Oh look, another member of the great and the good is in the soup. And, not for the first time, it’s one of those who preaches to us about our duty to ‘save the planet’.
Yesterday, the Mail on Sunday revealed that a private company owned by Lord Deben (who, as John Selwyn Gummer, was Environment Secretary under John Major) had received more than £600,000 in undeclared payments from businesses which come under the purview of the Government’s Climate Change Committee (CCC), which he chairs.
The most significant payment came from the firm Johnson Matthey, which makes batteries for electric cars.

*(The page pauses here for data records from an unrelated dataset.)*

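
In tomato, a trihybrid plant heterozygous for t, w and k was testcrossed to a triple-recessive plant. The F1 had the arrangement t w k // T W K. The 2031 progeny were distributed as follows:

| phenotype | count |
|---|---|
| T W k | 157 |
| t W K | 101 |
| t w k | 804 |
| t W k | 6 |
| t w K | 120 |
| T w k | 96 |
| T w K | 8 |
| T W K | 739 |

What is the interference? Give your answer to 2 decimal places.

The two rarest classes, t W k and T w K, are the double crossovers. Comparing them with the parentals, only the w allele has switched, so w is the middle locus and the order is k – w – t.
k–w: (277 + 14)/2031 = 0.1433; w–t: (197 + 14)/2031 = 0.1039.
Expected DCO frequency = 0.1433 × 0.1039 ≈ 0.01489; observed = 14/2031 ≈ 0.00689.
Coefficient of coincidence = 0.00689/0.01489 ≈ 0.46; interference = 1 − 0.46 = 0.54.

0.54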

It paid Gummer’s company, Sancroft, almost £300,000 over five years — before he urged the Government to speed up plans to make all new cars on British roads battery-powered.
All MPs and Peers are required to declare any outside earnings and interests in order that the public (and fellow legislators) can determine if there is any conflict of interest.
Gummer declared his chairmanship of Sancroft, but apparently not these payments — including one from so-called ‘green energy’ producer Drax, which paid Sancroft £15,500 while Gummer’s committee was writing a report about its activities.
Gummer’s solicitor insists that ‘allegations of conflicts of interest and other improprieties are wholly false … [he] has at all times made disclosures in accordance with the advice he has been given by the House of Lords and the CCC’.
In which case, one wonders at the advice he receives.
There does seem to have been an unfortunate series of incidents involving legislators most associated with preaching the green gospel.
A few years ago, Gummer’s Tory colleague Tim Yeo, as chairman of the House of Commons Energy and Climate Change Committee, was caught out by Sunday Times reporters posing as representatives of a solar energy company pushing for new laws to help their business.
Yeo appeared to gobble at the chance to act as their paid advocate. After the Sunday Times published, Yeo sued.
But the judge in the case, Mr Justice Warby, said the story was ‘substantially true’, and that parts of Yeo’s evidence were, variously, ‘unreliable and untruthful’, like ‘a fish wriggling on a hook’ and ‘unworthy of belief’.
This was, at least, nothing like as bad as the dishonesty of the former Energy and Climate Change secretary of state Chris Huhne. The Liberal Democrat was the most influential advocate of carbon emission reduction in the Conservative-led Coalition of 2010-2015.
Perhaps it was because he didn’t think getting a speeding ticket would sit well with those credentials that Huhne fraudulently got his then wife, Vicky Pryce, to say that she had been driving the family car at excessive speeds (when it was, in fact, Huhne behind the wheel).
Even after his wife told a journalist of the deception, Huhne continued to lie repeatedly, looking straight at the lens of the TV companies’ cameras to declare he was ‘innocent of these charges and I intend to fight this in the courts, and I’m confident that a jury will agree’.
Not that confident, it turned out. At the last moment, when he realised the game was up, he pleaded guilty to perverting the course of justice.
Still, after seven weeks served at Her Majesty’s Pleasure in 2012, Huhne immediately found a remunerative refuge on the board of a ‘green energy’ company: he is European chairman of Zilkha Biomass Energy.
Two years earlier, it was a couple of Labour MPs, who were much admired within the Green movement, and were sent to prison for fraudulent expenses claims (out of the total of just four such MPs convicted in 2010). These were Elliot Morley and David Chaytor.
Tim Yeo, as chairman of the House of Commons Energy and Climate Change Committee, was caught out by reporters posing as representatives of a solar energy company pushing for new laws to help their business. He is seen at the Tory Party conference in Bournemouth in 2004
The latter was the long-serving secretary of the British branch of an international network of environmentalist parliamentarians, while Morley’s conviction prompted a howl of disbelief from The Independent’s environment correspondent: ‘This man spent all his long ministerial career defending the environment. Most of all, he became concerned about climate change.’
Well, that, and lining his pocket with money illicitly purloined from the taxpayer.